Le 28 juillet 2023, la Cour suprême du Canada a rendu sa décision dans l’affaire R. c. Kahsai2023 SCC 20. M. Kahsai a été accusé d’infractions pénales et a choisi de ne pas être représenté par un avocat lors de son procès. Le juge de première instance a désigné un avocat pour assister le tribunal pendant le procès, appelé un amicus. Le rôle de l amicus est déterminé par le tribunal, il ne représente pas l’accusé. En appel, M. Kahsai a soutenu qu’il y avait eu une erreur judiciaire en partie parce que le rôle donné à l amicus n’incluait pas la prise de mesures ou la présentation d’arguments qu’un avocat de la défense aurait pu faire. La Cour suprême a jugé qu’il n’y avait pas eu d’erreur judiciaire et a expliqué le rôle de l amicus peut jouer dans les cas où une personne accusée n’est pas représentée. La Cour s’est appuyée sur les observations de l’ACLC et d’autres intervenants.
L’équité d’un procès au Canada dépend, en partie, d’une procédure contradictoire. Cela signifie que l’accusation, qui représente la Couronne, et la défense, qui représente le prévenu, présentent et défendent leurs arguments. La Couronne et la défense sont généralement représentées par des avocats. S’il n’y a pas d’avocat pour la défense et que l’accusé ne plaide pas sa cause, le procès risque d’être inéquitable. Certains éléments de preuve ou de droit peuvent ne pas être pris en compte, et le tableau qui se dégage du procès peut être incomplet ou inexact.

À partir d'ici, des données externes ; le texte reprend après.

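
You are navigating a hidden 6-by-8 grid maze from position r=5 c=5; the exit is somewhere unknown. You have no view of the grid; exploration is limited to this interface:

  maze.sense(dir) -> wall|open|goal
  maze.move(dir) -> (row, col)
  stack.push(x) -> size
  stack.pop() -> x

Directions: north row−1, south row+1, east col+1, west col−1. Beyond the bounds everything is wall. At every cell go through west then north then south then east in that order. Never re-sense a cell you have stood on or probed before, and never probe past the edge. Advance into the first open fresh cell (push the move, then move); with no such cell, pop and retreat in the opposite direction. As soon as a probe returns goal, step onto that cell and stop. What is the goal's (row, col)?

I use sense with dir=west, → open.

I call push with x=west, and see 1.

Now I run move with dir=west, → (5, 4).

I call sense with dir=west, giving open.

Calling push with x=west, → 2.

Using move with dir=west, — result: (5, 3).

Then sense with dir=west, yielding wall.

Invoking sense with dir=north, and see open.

Then push with x=north, and observe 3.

I run move with dir=north, — result: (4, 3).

I try sense with dir=west, giving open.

Using push with x=west, and get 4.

I run move with dir=west, giving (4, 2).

I run sense with dir=west, → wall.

I call sense with dir=north, yielding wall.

I call pop(), which returns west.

I use move with dir=east, which returns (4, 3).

I run sense with dir=north, — result: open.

I call push with x=north, giving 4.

Now I run move with dir=north, and get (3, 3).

I call sense with dir=north, yielding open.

Now I run push with x=north, yielding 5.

Calling move with dir=north, and see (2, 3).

I try sense with dir=west, and see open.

Invoking push with x=west, and see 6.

Using move with dir=west, and get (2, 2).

Using sense with dir=west, : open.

I invoke push with x=west, — result: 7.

Now I run move with dir=west, and observe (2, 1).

Next I call sense with dir=west, — result: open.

Invoking push with x=west, which returns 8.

I try move with dir=west, : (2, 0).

I call sense with dir=north, and get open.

I use push with x=north, giving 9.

Invoking move with dir=north, — result: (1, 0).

Then sense with dir=north, → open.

I call push with x=north, giving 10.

I invoke move with dir=north, → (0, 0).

I run sense with dir=east, and see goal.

Calling move with dir=east, and get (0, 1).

Answer: (0, 1)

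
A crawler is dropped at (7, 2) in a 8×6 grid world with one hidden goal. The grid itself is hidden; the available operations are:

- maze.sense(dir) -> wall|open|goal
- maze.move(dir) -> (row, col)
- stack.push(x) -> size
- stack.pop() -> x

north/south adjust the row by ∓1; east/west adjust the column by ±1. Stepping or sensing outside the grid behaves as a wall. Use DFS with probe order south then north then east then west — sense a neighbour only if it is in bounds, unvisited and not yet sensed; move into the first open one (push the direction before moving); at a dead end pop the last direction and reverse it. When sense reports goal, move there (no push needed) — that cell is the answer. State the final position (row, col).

[in] sense dir='north'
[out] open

[in] push x='north'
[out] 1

[in] move dir='north'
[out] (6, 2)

[in] sense dir='north'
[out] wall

[in] sense dir='east'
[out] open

[in] push x='east'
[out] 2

[in] move dir='east'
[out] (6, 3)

[in] sense dir='south'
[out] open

[in] push x='south'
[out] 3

[in] move dir='south'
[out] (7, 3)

[in] sense dir='east'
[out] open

[in] push x='east'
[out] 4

[in] move dir='east'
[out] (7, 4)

[in] sense dir='north'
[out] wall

[in] sense dir='east'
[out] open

[in] push x='east'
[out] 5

[in] move dir='east'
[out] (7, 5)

[in] sense dir='north'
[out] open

[in] push x='north'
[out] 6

[in] move dir='north'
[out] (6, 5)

[in] sense dir='north'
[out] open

[in] push x='north'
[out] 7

[in] move dir='north'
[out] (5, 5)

[in] sense dir='north'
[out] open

[in] push x='north'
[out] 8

[in] move dir='north'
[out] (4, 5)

[in] sense dir='north'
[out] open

[in] push x='north'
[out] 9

[in] move dir='north'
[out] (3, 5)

[in] sense dir='north'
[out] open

[in] push x='north'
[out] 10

[in] move dir='north'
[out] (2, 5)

[in] sense dir='north'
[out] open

[in] push x='north'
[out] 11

[in] move dir='north'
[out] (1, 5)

[in] sense dir='north'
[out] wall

[in] sense dir='west'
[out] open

[in] push x='west'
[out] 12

[in] move dir='west'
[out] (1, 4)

[in] sense dir='south'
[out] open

[in] push x='south'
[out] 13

[in] move dir='south'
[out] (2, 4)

[in] sense dir='south'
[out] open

[in] push x='south'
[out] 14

[in] move dir='south'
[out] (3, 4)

[in] sense dir='south'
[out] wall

[in] sense dir='west'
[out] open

[in] push x='west'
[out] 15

[in] move dir='west'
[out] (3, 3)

[in] sense dir='south'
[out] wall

[in] sense dir='north'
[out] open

[in] push x='north'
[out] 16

[in] move dir='north'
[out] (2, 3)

[in] sense dir='north'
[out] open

[in] push x='north'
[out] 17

[in] move dir='north'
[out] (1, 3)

[in] sense dir='north'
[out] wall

[in] sense dir='west'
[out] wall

[in] pop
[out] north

[in] move dir='south'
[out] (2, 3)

[in] sense dir='west'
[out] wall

[in] pop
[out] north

[in] move dir='south'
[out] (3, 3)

[in] sense dir='west'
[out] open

[in] push x='west'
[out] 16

[in] move dir='west'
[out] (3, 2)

[in] sense dir='south'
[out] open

[in] push x='south'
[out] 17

[in] move dir='south'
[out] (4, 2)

[in] sense dir='west'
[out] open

[in] push x='west'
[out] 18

[in] move dir='west'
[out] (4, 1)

[in] sense dir='south'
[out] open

[in] push x='south'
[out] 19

[in] move dir='south'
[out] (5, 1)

[in] sense dir='south'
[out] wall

[in] sense dir='west'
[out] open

[in] push x='west'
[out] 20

[in] move dir='west'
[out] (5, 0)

[in] sense dir='south'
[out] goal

[in] move dir='south'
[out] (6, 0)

Answer: (6, 0)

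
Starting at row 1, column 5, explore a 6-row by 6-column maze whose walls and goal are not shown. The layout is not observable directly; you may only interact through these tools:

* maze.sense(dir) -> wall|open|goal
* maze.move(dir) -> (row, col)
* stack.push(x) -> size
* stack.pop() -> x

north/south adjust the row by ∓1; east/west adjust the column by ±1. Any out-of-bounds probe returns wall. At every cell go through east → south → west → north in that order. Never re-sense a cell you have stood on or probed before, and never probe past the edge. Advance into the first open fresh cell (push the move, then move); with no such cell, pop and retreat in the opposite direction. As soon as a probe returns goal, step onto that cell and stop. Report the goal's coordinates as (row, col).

Using maze.sense(dir: south), : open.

Invoking stack.push(x: south), which returns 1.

Calling maze.move(dir: south), which returns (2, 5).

I invoke maze.sense(dir: south), giving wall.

Using maze.sense(dir: west), → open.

I call stack.push(x: west), — result: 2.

I invoke maze.move(dir: west), and observe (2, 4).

Calling maze.sense(dir: south), giving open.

I invoke stack.push(x: south), giving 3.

Now I run maze.move(dir: south), yielding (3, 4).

I try maze.sense(dir: south), → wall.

Next I call maze.sense(dir: west), and observe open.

I try stack.push(x: west), — result: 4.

I run maze.move(dir: west), which returns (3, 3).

Now I run maze.sense(dir: south), and see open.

Invoking stack.push(x: south), and get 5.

Calling maze.move(dir: south), which returns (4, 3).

I run maze.sense(dir: south), — result: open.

I call stack.push(x: south), yielding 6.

Then maze.move(dir: south), — result: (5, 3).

Using maze.sense(dir: east), giving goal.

Then maze.move(dir: east), yielding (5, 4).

Answer: (5, 4)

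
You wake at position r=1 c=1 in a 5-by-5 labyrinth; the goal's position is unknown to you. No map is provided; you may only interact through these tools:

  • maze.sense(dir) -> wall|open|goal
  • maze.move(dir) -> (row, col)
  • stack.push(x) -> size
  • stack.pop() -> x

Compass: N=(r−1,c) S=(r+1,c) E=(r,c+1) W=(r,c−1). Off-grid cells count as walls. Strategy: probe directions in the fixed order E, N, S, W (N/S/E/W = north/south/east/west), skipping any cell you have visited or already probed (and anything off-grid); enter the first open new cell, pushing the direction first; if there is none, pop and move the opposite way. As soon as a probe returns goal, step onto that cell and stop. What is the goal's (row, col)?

% maze.sense(dir: east) : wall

% maze.sense(dir: north) : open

% stack.push(x: north) : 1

% maze.move(dir: north) : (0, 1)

% maze.sense(dir: east) : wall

% maze.sense(dir: west) : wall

% stack.pop() : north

% maze.move(dir: south) : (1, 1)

% maze.sense(dir: south) : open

% stack.push(x: south) : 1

% maze.move(dir: south) : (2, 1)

% maze.sense(dir: east) : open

% stack.push(x: east) : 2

% maze.move(dir: east) : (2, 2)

% maze.sense(dir: east) : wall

% maze.sense(dir: south) : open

% stack.push(x: south) : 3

% maze.move(dir: south) : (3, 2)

% maze.sense(dir: east) : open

% stack.push(x: east) : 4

% maze.move(dir: east) : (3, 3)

% maze.sense(dir: east) : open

% stack.push(x: east) : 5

% maze.move(dir: east) : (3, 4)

% maze.sense(dir: north) : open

% stack.push(x: north) : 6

% maze.move(dir: north) : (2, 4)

% maze.sense(dir: north) : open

% stack.push(x: north) : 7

% maze.move(dir: north) : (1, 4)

% maze.sense(dir: north) : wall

% maze.sense(dir: west) : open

% stack.push(x: west) : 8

% maze.move(dir: west) : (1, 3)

% maze.sense(dir: north) : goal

% maze.move(dir: north) : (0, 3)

Answer: (0, 3)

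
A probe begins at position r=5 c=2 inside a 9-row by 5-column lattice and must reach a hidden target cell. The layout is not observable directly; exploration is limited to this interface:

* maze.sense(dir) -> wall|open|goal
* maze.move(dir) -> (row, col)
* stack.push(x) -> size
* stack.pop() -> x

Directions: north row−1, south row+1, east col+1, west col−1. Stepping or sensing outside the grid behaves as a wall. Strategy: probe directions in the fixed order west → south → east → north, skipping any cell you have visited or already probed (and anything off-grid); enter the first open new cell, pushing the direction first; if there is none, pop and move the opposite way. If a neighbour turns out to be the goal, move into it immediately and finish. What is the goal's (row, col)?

-- 1. maze.sense(dir='west') => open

-- 2. stack.push(x='west') => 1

-- 3. maze.move(dir='west') => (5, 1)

-- 4. maze.sense(dir='west') => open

-- 5. stack.push(x='west') => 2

-- 6. maze.move(dir='west') => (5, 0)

-- 7. maze.sense(dir='south') => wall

-- 8. maze.sense(dir='north') => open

-- 9. stack.push(x='north') => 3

-- 10. maze.move(dir='north') => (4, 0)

-- 11. maze.sense(dir='east') => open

-- 12. stack.push(x='east') => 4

-- 13. maze.move(dir='east') => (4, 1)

-- 14. maze.sense(dir='east') => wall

-- 15. maze.sense(dir='north') => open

-- 16. stack.push(x='north') => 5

-- 17. maze.move(dir='north') => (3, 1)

-- 18. maze.sense(dir='west') => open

-- 19. stack.push(x='west') => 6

-- 20. maze.move(dir='west') => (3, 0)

-- 21. maze.sense(dir='north') => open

-- 22. stack.push(x='north') => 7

-- 23. maze.move(dir='north') => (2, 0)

-- 24. maze.sense(dir='east') => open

-- 25. stack.push(x='east') => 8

-- 26. maze.move(dir='east') => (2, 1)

-- 27. maze.sense(dir='east') => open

-- 28. stack.push(x='east') => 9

-- 29. maze.move(dir='east') => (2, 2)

-- 30. maze.sense(dir='south') => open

-- 31. stack.push(x='south') => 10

-- 32. maze.move(dir='south') => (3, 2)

-- 33. maze.sense(dir='east') => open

-- 34. stack.push(x='east') => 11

-- 35. maze.move(dir='east') => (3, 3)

-- 36. maze.sense(dir='south') => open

-- 37. stack.push(x='south') => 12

-- 38. maze.move(dir='south') => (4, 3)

-- 39. maze.sense(dir='south') => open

-- 40. stack.push(x='south') => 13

-- 41. maze.move(dir='south') => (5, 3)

-- 42. maze.sense(dir='south') => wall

-- 43. maze.sense(dir='east') => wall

-- 44. stack.pop() => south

-- 45. maze.move(dir='north') => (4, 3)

-- 46. maze.sense(dir='east') => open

-- 47. stack.push(x='east') => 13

-- 48. maze.move(dir='east') => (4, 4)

-- 49. maze.sense(dir='north') => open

-- 50. stack.push(x='north') => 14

-- 51. maze.move(dir='north') => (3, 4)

-- 52. maze.sense(dir='north') => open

-- 53. stack.push(x='north') => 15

-- 54. maze.move(dir='north') => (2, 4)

-- 55. maze.sense(dir='west') => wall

-- 56. maze.sense(dir='north') => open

-- 57. stack.push(x='north') => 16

-- 58. maze.move(dir='north') => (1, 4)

-- 59. maze.sense(dir='west') => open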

Une personne accusée peut ne pas avoir d’avocat pour de nombreuses raisons, notamment si elle présente des troubles mentaux, comportementaux ou cognitifs importants. En même temps, une personne accusée a le droit constitutionnel de décider comment présenter et plaider sa cause. Une question centrale dans l’affaire Kahsai était de savoir comment équilibrer équitablement ces considérations lorsqu’une personne accusée n’est pas représentée par un avocat et qu’un tribunal nomme un amicus.
Comme l’ACLC l’a fait valoir et comme la Cour suprême l’a expliqué aux points 45 et 64, le rôle de l’amicus amicus peut être adapté et répondre aux besoins d’un cas individuel :
[45] Le droit de l’accusé de contrôler sa propre défense limite les fonctions contradictoires que le juge peut exercer.amicuspeut assumer. Comme l’a fait remarquer l’intervenant, l’Association canadienne des libertés civiles,amicusne peut pas faire d’observations ou chercher à obtenir des preuves qui contrediraient les défenses ou les théories soulevées par l’accusé (voir I.F., p. 8). En même temps, le choix d’un défendeur de se représenter lui-même n’empêchera pas lamicusd’assumertoutcontradictoire, car le droit de contrôler sa propre défense ne permet pas à l’accusé de déterminer l’assistance dont le tribunal a besoin. […]
[En résumé, dans la grande majorité des cas, les responsabilités du juge de première instance et de la Couronne suffiront à garantir l’équité du procès. Une fois qu’il est établi que amicusestnécessaire, le juge du fond conserve un large pouvoir d’appréciation pour nommer l’amicus amicusavec des fonctions qui répondent aux besoins de l’affaire. Il peut s’agir de fonctions contradictoires lorsque cela est nécessaire à l’équité du procès – par exemple, pour rétablir l’équilibre d’une procédure lorsque l’accusé choisit de se représenter lui-même et ne présente pas de défense valable. En définissant l’étendue du rôle de l amicusle juge tiendra compte de la nature du rôle de lamicusen tant qu’ami de la cour et les circonstances de l’affaire, y compris la manière dont l’accusé exerce ses droits constitutionnels et ce qui est nécessaire pour garantir un procès équitable. Bien qu’il y ait des limites nécessaires aux fonctions contradictoires que l amicuspeut exercer, le champ d’application est suffisamment large pour tenir compte de ce qui est nécessaire à l’équité du procès dans une affaire donnée.
Vous pouvez lire la décision de la Cour suprêmeici et le mémoire de l’ACLCici.
L’ACLC remercie Sarah Rankin et Heather Ferg de McKay Ferg LLP pour leur excellent travail pro bono.pro bono dans cette affaire.